$26.95
The Blue Flowers
At his death in 1976, Raymond Queneau was one of France's most eminent
men of letters––novelist, poet, essayist, editor, scientist,
mathematician, and, more to the point, pataphysician. And only a
pataphysician nurtured lovingly on surrealist excess could have come up
with The Blue Flowers, Queneau's 1964 novel, now reissued as a
New Directions Paperbook. To a pataphysician all things are equal, there
is no improvement or progress in the human condition, and a "message"
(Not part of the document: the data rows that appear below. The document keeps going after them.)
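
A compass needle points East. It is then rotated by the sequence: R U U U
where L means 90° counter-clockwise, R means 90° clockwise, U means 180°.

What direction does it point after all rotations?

Start: East
  R (right (90° clockwise)) -> South
  U (U-turn (180°)) -> North
  U (U-turn (180°)) -> South
  U (U-turn (180°)) -> North
Final: North

Answer: Final heading: North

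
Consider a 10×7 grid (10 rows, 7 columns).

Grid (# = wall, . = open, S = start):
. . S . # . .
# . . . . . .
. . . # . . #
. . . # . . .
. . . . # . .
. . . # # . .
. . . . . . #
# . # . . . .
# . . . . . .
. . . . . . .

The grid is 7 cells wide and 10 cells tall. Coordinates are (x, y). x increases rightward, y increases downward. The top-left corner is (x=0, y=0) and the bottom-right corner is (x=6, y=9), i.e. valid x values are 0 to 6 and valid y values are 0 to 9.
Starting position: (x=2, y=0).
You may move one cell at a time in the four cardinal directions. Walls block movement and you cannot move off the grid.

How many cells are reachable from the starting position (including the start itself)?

Answer: Reachable cells: 58

Derivation:
BFS flood-fill from (x=2, y=0):
  Distance 0: (x=2, y=0)
  Distance 1: (x=1, y=0), (x=3, y=0), (x=2, y=1)
  Distance 2: (x=0, y=0), (x=1, y=1), (x=3, y=1), (x=2, y=2)
  Distance 3: (x=4, y=1), (x=1, y=2), (x=2, y=3)
  Distance 4: (x=5, y=1), (x=0, y=2), (x=4, y=2), (x=1, y=3), (x=2, y=4)
  Distance 5: (x=5, y=0), (x=6, y=1), (x=5, y=2), (x=0, y=3), (x=4, y=3), (x=1, y=4), (x=3, y=4), (x=2, y=5)
  Distance 6: (x=6, y=0), (x=5, y=3), (x=0, y=4), (x=1, y=5), (x=2, y=6)
  Distance 7: (x=6, y=3), (x=5, y=4), (x=0, y=5), (x=1, y=6), (x=3, y=6)
  Distance 8: (x=6, y=4), (x=5, y=5), (x=0, y=6), (x=4, y=6), (x=1, y=7), (x=3, y=7)
  Distance 9: (x=6, y=5), (x=5, y=6), (x=4, y=7), (x=1, y=8), (x=3, y=8)
  Distance 10: (x=5, y=7), (x=2, y=8), (x=4, y=8), (x=1, y=9), (x=3, y=9)
  Distance 11: (x=6, y=7), (x=5, y=8), (x=0, y=9), (x=2, y=9), (x=4, y=9)
  Distance 12: (x=6, y=8), (x=5, y=9)
  Distance 13: (x=6, y=9)
Total reachable: 58 (grid has 58 open cells total)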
is an invention of the benighted reader, certainly not the author or his
perplexing creations––the sweet, fennel-drinking Cidrolin and the
rampaging Duke d'Auge. History is mostly what the duke rampages
through––700 years of it at 175-year clips. He refuses to crusade,
clobbers his king with the "in" toy of 1439––the cannon––dabbles in
alchemy, and decides that those musty caves down at Altamira need a bit
of sprucing up. Meanwhile, Cidrolin in the 1960s lolls on his barge
moored along the Seine, sips essence of fennel, and ineffectually tries
to catch the graffitist who nightly defiles his fence. But mostly he
naps. Is it just a coincidence that the duke appears only when Cidrolin
is dozing? And vice versa? In the tradition of Villon and Céline,
Queneau attempted to bring the language of the French streets into
common literary usage, and his mad word-plays, bad puns, bawdy jokes,
and anachronistic wackiness have been kept amazingly and glitteringly
intact by the incomparable translator Barbara Wright.